When a cache is built a set of documents to form the cache is retrieved; in our experiments each entire document, including its metadata, is copied to the cache. Thus the cache behaves identically to the original document collection as far as retrieval is concerned.

In some applications it may be specified that the cache contains a fixed number of documents, e.g. the 100 documents that best match the supercontext. (If the documents are of variable size, the total size of the cache will, of course, still be variable.) In other applications the cache will contain a variable number of documents, e.g. all those documents that get a matching score of at least 60% against the supercontext. We cover both approaches in this paper. Obviously in practical applications the cache may need to be reduced from its specified size, e.g. when the documents it contains turn out to be huge. We will, however, not worry about such pruning here.

Surrogates; todo somewhere

In normal Information Retrieval, retrieval takes place not from the original source documents, but from a set of surrogate structures, such as inverted files, that represent the original documents. This improves retrieval speed by orders of magnitude, and that is why the speed of web search engines is so impressive. Building the surrogates may, however, take considerable time, and may only be done, say, once a week.

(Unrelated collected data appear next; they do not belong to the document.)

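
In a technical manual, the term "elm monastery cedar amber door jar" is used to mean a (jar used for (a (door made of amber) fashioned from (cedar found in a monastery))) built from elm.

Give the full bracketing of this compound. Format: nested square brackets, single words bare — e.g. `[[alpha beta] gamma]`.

Overall it is a kind of jar (specifically "monastery cedar amber door jar"); the modifier is "elm".
"monastery cedar amber door jar" → head "jar", modifier "monastery cedar amber door".
"monastery cedar amber door" → head "door" (specifically "amber door"), modifier "monastery cedar".
"monastery cedar" → head "cedar", modifier "monastery".
"amber door" → head "door", modifier "amber".
So the structure is [elm [[[monastery cedar] [amber door]] jar]].

[elm [[[monastery cedar] [amber door]] jar]]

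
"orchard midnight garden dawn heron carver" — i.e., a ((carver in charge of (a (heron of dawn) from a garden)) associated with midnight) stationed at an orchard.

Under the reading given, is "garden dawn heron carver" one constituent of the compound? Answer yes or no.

yes

The paraphrase groups the words so that "garden dawn heron carver" is one unit: it corresponds to a single parenthesized sub-phrase.
The full structure is [orchard [midnight [[garden [dawn heron]] carver]]], in which [garden dawn heron carver] is a constituent.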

We did not cover surrogates in our experiments: retrieval was direct from the source documents. An unfortunate practical consequence of this was that retrieval was very slow, and, since, we performed a large number of experiments, we needed to keep our document collection small -- a true Information Retrieval researcher would regard them as pitifully small. (TODO Does it scale?)

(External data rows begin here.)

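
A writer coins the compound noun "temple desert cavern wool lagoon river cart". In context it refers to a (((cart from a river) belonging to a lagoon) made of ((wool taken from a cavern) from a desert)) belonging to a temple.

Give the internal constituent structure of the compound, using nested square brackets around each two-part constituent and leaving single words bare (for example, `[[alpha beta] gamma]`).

Overall it is a kind of cart (specifically "desert cavern wool lagoon river cart"); the modifier is "temple".
Within "desert cavern wool lagoon river cart", the head is "cart" (specifically "lagoon river cart") and the modifier is "desert cavern wool".
Within "desert cavern wool", the head is "wool" (specifically "cavern wool") and the modifier is "desert".
Within "cavern wool", the head is "wool" and the modifier is "cavern".
Within "lagoon river cart", the head is "cart" (specifically "river cart") and the modifier is "lagoon".
Within "river cart", the head is "cart" and the modifier is "river".
Assembled: [temple [[desert [cavern wool]] [lagoon [river cart]]]].

[temple [[desert [cavern wool]] [lagoon [river cart]]]]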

If we did cover surrogates, then there are three possible approaches to using surrogates in the cache:

  1. each time a cache is created, build surrogates for it.
  2. for the cache, take the relevant subset of the original surrogates used in the document collection. For this to work the original surrogates must possess appropriate granularity; this may be a challenging research problem.
  3. not use surrogates for the cache, on the basis that the cache will be so small that surrogates are unnecessary.

Obviously, since we did not have surrogates in the original document collection, we used the last approach.

Todo somewhere Matching numeric fields

One of our research interests is matching algorithms for numeric fields. Assume we are matching two numeric values N and M. The algorithm built into the Context Matcher calculated a score that decays linearly according to the difference between N and M. For a muti-dimensional field, such as location, its decay is based on the distance betweeen the locations. As part of our experimentation we tried replacing the linear algorithm with an N-squared algorithm, i.e. scores decayed much more severely as distances apart increased.